Kasus ini berakar dari perjanjian yang dibuat Boeing dengan Departemen Kehakiman AS pada 2021. Perjanjian tersebut melindungi Boeing dari tuntutan pidana dengan syarat perusahaan membayar 2,5 miliar dolar AS (sekitar Rp40,8 triliun) dan mematuhi ketentuan tertentu selama 3 tahun.
Namun, situasi berubah pada Januari 2024. Sebuah panel pintu Boeing 737 MAX 9 terlepas saat penerbangan Alaska Airlines; hanya dua hari sebelum perjanjian 2021 berakhir. Insiden ini membuat Departemen Kehakiman menilai Boeing telah melanggar perjanjian.
Akibatnya, CEO Boeing, Dave Calhoun, menghadapi kritik keras dari Kongres AS terkait catatan keselamatan perusahaan. Di sisi lain, keluarga korban kecelakaan sebelumnya mendesak agar Boeing dikenai denda hingga 24,78 miliar dolar AS (sekitar Rp405 triliun).

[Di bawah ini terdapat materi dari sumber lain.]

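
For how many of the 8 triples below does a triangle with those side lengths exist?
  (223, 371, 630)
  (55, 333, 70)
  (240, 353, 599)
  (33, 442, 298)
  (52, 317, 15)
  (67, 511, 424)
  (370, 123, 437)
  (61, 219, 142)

(223,371,630): 223+371 ≤ 630 → not valid
(55,70,333): 55+70 ≤ 333 → not valid
(240,353,599): 240+353 ≤ 599 → not valid
(33,298,442): 33+298 ≤ 442 → not valid
(15,52,317): 15+52 ≤ 317 → not valid
(67,424,511): 67+424 ≤ 511 → not valid
(123,370,437): 123+370 > 437 → valid
(61,142,219): 61+142 ≤ 219 → not valid
1 of the 8 triples forms a triangle.

1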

Menghadapi tekanan ini, Departemen Kehakiman AS di bawah Jaksa Agung Merrick Garland berupaya mengubah pendekatan. Mereka kini lebih terbuka kepada keluarga korban. Pendekatan tersebut berbeda dengan penanganan kasus 2021 yang menuai kritik karena dianggap terlalu lunak terhadap Boeing.